APEC’s traditional strengths of building capacity through the sharing of experiences and best practices will be a plus in this next wave of trade reforms.Because APEC is voluntary and non-binding, its unique pathfinder approach enables smaller groups of like-minded economies ready and willing to undertake reforms to go ahead first, allowing others to join in later when they are ready.

With APEC’s strong commitment to regional economic integration and a flexible approach that facilitates reform, I am confident that APEC will continue to stay at the forefront of trade and investment liberalisation in the next 20 years.

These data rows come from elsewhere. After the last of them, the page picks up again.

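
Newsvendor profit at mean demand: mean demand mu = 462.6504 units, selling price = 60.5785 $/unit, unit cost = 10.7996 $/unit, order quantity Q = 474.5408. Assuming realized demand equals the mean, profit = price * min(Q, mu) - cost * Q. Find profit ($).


Sales at mu = min(474.5408, 462.6504) = 462.6504
Revenue = 60.5785 * 462.6504 = 28026.6673
Total cost = 10.7996 * 474.5408 = 5124.8508
Profit = 28026.6673 - 5124.8508 = 22901.8164

22901.8164 $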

In conclusion, I want to thank the organisers of this conference for arranging an excellent and comprehensive programme that aims to tackle the important issues that policy-makers need to think hard about regarding the post-crisis economic landscape. I wish you all fruitful conversations and a productive exchange of views. We also look forward to tapping your ideas to further advance APEC’s agenda for this new landscape.

Thank you.

[1] Kawai, M. and Wignaraja, G., Asian FTAs: Trends and Challenges, ADBI Working Paper Series, No. 144, August 2009

[2] “Supply Chain Connectivity Across APEC: Identifying and Prioritizing Chokepoints”, The Centre for International Economics, May 2009.

[3] Djankov, S., Freund, C. & Pham, “Trading on Time”, World Bank Working Paper No. 35379, Jan 2006.